A proposito di mense «ad excludendum!»


Se chiedi ad un bambino, seduto a mensa con i compagni senza il cibo fornito dalla ditta che ha appaltato il servizio e senza il solito panino, preparato dalla mamma, da consumare, ti senti rispondere che gli è stato impedito. Proprio in quel momento, ti chiedi se viviamo in uno stato di diritto o nella repubblica delle banane.

E questo, nonostante la sentenza del tribunale di Torino che ha rigettato il reclamo del Miur, riconoscendo il diritto agli studenti di portarsi il pranzo da casa e di consumarlo nel refettorio insieme ai compagni.

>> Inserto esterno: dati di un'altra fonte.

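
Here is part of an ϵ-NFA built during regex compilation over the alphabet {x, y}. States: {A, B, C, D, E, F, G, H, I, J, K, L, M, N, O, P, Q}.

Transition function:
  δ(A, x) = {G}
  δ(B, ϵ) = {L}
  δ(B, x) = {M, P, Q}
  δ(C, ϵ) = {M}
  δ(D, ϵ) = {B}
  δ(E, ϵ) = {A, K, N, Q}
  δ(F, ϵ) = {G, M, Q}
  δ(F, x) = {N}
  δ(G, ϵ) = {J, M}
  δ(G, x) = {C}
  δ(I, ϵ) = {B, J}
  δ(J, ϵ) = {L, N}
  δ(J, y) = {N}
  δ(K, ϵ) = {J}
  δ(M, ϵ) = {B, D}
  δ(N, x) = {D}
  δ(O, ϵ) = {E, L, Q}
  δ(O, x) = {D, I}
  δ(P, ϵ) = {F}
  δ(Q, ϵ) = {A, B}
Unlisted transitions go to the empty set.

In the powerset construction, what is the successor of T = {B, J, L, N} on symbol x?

{A, B, D, F, G, J, L, M, N, P, Q}

B on x → {M, P, Q}.
N on x → {D}.
No x-transition from J, L.
Union after reading x: {D, M, P, Q}.
Now take the ϵ-closure:
From D via ϵ: add B.
From P via ϵ: add F.
From Q via ϵ: add A.
From B via ϵ: add L.
From F via ϵ: add G.
From G via ϵ: add J.
From J via ϵ: add N.
No new states can be added; the closed set is {A, B, D, F, G, J, L, M, N, P, Q}.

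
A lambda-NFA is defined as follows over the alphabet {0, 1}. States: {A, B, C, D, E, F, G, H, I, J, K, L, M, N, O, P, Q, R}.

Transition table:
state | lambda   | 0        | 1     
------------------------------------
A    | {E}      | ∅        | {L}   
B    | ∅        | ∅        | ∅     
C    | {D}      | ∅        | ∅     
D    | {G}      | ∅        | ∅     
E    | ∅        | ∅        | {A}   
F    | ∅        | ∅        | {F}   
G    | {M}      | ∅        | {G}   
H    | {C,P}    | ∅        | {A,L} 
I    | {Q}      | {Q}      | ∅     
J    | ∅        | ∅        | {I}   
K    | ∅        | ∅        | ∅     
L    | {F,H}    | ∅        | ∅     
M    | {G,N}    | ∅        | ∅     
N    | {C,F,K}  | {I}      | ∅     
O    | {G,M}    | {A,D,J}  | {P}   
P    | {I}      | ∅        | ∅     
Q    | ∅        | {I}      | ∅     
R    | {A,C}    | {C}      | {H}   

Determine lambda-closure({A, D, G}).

{A, C, D, E, F, G, K, M, N}

Start with {A, D, G}.
From A via lambda: add E.
From G via lambda: add M.
From M via lambda: add N.
From N via lambda: add C, F, K.
No new states can be added; the closed set is {A, C, D, E, F, G, K, M, N}.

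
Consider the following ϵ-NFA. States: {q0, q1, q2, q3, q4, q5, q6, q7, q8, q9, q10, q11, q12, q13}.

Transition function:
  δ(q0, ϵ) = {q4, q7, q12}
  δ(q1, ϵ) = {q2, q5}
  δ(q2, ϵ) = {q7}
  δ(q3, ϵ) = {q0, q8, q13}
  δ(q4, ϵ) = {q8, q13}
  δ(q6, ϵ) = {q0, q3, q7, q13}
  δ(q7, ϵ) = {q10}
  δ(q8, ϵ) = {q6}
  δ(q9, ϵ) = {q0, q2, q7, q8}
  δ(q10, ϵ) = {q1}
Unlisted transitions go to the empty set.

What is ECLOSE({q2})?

{q1, q2, q5, q7, q10}

Start with {q2}.
From q2 via ϵ: add q7.
From q7 via ϵ: add q10.
From q10 via ϵ: add q1.
From q1 via ϵ: add q5.
No new states can be added; the closed set is {q1, q2, q5, q7, q10}.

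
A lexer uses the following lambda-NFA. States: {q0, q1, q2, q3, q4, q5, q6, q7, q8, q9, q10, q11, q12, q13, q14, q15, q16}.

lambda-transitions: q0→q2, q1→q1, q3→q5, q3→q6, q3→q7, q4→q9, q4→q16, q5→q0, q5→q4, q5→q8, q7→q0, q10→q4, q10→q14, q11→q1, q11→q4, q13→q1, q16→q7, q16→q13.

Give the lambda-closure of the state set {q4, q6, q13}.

Start with {q4, q6, q13}.
From q4 via lambda: add q9, q16.
From q13 via lambda: add q1.
From q16 via lambda: add q7.
From q7 via lambda: add q0.
From q0 via lambda: add q2.
No new states can be added; the closed set is {q0, q1, q2, q4, q6, q7, q9, q13, q16}.

{q0, q1, q2, q4, q6, q7, q9, q13, q16}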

Chiarisco, però, che parlo di famiglie che vivono forti disagi economici e devono rinunciare al blocchetto dei buoni pasto e non soltanto.

È a questi casi limite che mi riferisco e non a quei bambini che potrebbero permettersi non solo di andare a casa a pranzare e poi ritornare, ma addirittura di prenotare il pranzo nel miglior ristorante e consumare tutte le leccornie di proprio gradimento.

Mi riferisco al bambino il cui papà è disoccupato e la pensione della nonna non è sufficiente per pagare le bollette e quando va al tempo pieno e vive l’esperienza della mensa, dovendo rinunciare anche al panino imbottito con la fetta di mortadella più sottile della carta velina, viene umiliato due volte.

Non dunque bambini con al seguito familiari spocchiosi e badanti con in groppa vassoi di porcellana colmi di minestre prelibate, ma bambini di famiglie che non ce la fanno, a cui basterebbero anche i resti (destinati alla razza canina) che non mangiano gli altri, per sentirsi trattati almeno come i fedeli amici dell’uomo.

Una vicenda che non può non indignare anche perché poi ci tocca ascoltare dei ministri che parlano di mensa come «momento di condivisione del cibo e momento fondamentale di interazione», nel mentre qualche bambino, a cui quantomeno non è stato negato il posto a sedere, osserva gli altri che mangiano, mentre il suo panino imbottito (si fa per dire!) riposa in pace in classe nello zaino. La mensa, di cui si decanta il carattere formativo, rischia di trasformarsi, pertanto, in luogo di vergognosa esclusione.

Di fronte a tutto questo, qualche Miur discetta disconoscendo il lavoro dei tribunali e precisando che le sentenze coinvolgono solo le parti e non valgono «erga omnes». Gli enti cointeressati, come sovente accade, continuano ad osservare un silenzio «canonico», come se tutto ciò non li riguardasse.